Unfortunately not; all gone; eaten; only crumbs left in the biscuit tin. I'm also practising my use of the semi-colon, and other punctuation marks, so excuse any terrible mistakes: I'm experimenting having re-read Lynne Truss's famous book this week. My emotions seem to be swinging wildly up and down at the moment: one day I'm feeling positive and happy, feeling that at last I've found my path in life and I'm going to be a published writer; the next, it's all despair and hopelessness, and doubt in myself to make it work. All I can do is keep going and keep writing. My head feels kind of fuzzy too; not enough sleep for the last week. Partly to do with keeping deadlines, which has meant writing till past midnight, it has also been to do with the usual worry about all the things I need to do which I haven't done yet. Today was going to be a day for striking some things off the list, and I haven't managed to yet.

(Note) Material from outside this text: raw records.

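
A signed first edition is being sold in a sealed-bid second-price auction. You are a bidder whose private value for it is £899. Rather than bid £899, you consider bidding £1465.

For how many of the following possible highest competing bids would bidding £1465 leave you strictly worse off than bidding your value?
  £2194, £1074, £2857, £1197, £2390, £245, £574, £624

The deviation hurts exactly when the highest competing bid lies strictly between £899 and £1465 — overbidding then wins at a price above your value.
£2194: above both → same outcome either way.
£1074: inside the interval → strictly worse (loss £175).
£2857: above both → same outcome either way.
£1197: inside the interval → strictly worse (loss £298).
£2390: above both → same outcome either way.
£245: below both → same outcome either way.
£574: below both → same outcome either way.
£624: below both → same outcome either way.
Count: 2.

2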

I will keep this brief for now, and come back later.
To Leigh who has been kind enough to comment on my blog and my writing, thank you so much for your words, and I'm sorry I've not kept up as much with your blog, I am reading your posts and catching up now.
I think it's the nearing the end of term feeling - there's a finishing post in sight: portfolios will be in soon, and then we on the course can all draw breath. Until then the pace has picked up and I feel in danger of being left behind. At least I know that I've not missed a deadline yet, and I don't intend to either. I work best if I have a brief and deadline, and I am clear on what I have to do. If I'm not sure I panic, and then get behind. It takes a while to get to know your working practice - I think I'm understanding mine more.